One regent, Wayne Reaud, didn’t embrace the idea football had to be dropped.  Reaud, some insiders suspect, was so upset with the program that he leaked the plan to a newspaper.

With the newspaper then pressing for details, McLaughlin’s plea for the community to raise $400,000 followed.  That proclamation of Nov. 11 led to a two-pronged fundraiser.  While Gibbs-Messina were to raise $125,000 by selling 3,000 season tickets, Lamar would try to come up with $170,000 to wipe out this season’s deficit.

In a worst-case scenario to support an announcement to drop the program, Gibbs-Messina surpassed their requirement by 25 percent.  Lamar, meanwhile, barely got a third of the way to $170,000.  And, in the meantime, radio and TV hype made it look like the battle to save the program had been won.

Imagine, then, the surprise and bitterness that greeted Franklin’s recommendation.

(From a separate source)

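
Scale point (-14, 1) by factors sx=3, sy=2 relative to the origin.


Scaling: (x*sx, y*sy) = (-14*3, 1*2) = (-42, 2)

(-42, 2)


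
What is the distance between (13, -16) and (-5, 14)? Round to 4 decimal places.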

Gibbs, Messina and most of those who showed up Thursday went in thinking they’d won, that Franklin would make a recommendation to continue.  When he surprised them, the result was public relations disaster.

Franklin, whose presentation was smooth, well organized and convincing, did not look like a happy camper at the end.  Asked if there wasn’t a better way, if Lamar made a mistake by allowing the excitement created by the fund raiser,  he sighed and said: “As you know, we did not elect to play it out the way it got played out.”

It is indeed unfortunate for Lamar that things were allowed to play out the way they did.  In the emotion of the moment, it’s convenient to forget the statement made when the Cardinals finale against McNeese drew a season low attendance of 3,200.

Despite all the media hype that a strong show of support was needed, despite the fact Lamar was in position to have its first non-losing season of the 1980’s , 3200 people turned out.  At stand-up-and-be-counted time, Lamar drew its smallest crowd of the season.

More than anything that’s happened over the past decade, I think the crowd for the McNeese game was symbolic of what Lamar football means to the Golden Triangle.  Basically, people can take it or leave it, and most of them choose to leave it.

It’s easy to point fingers, to make excuses to say Lamar didn’t market its product.  But the bottom line, over an extended period of time, was it finally became impossible to justify large sums of money for a program playing to empty seats.

Ultimately, the villains in this plot extend far beyond Lamar and its control.  The big fish are swallowing the little fish in college athletics.  Division 1-AA is almost like a death sentence, except for those with extraordinary deep pockets or creative funding.

Lamar wasn’t the first 1-AA program to fold and it won’t be the last.  Sooner or later, other schools in the same boat are going to have to bail out.  It wasn’t an easy decision to make, as Billy Franklin will attest, but it was the responsible one.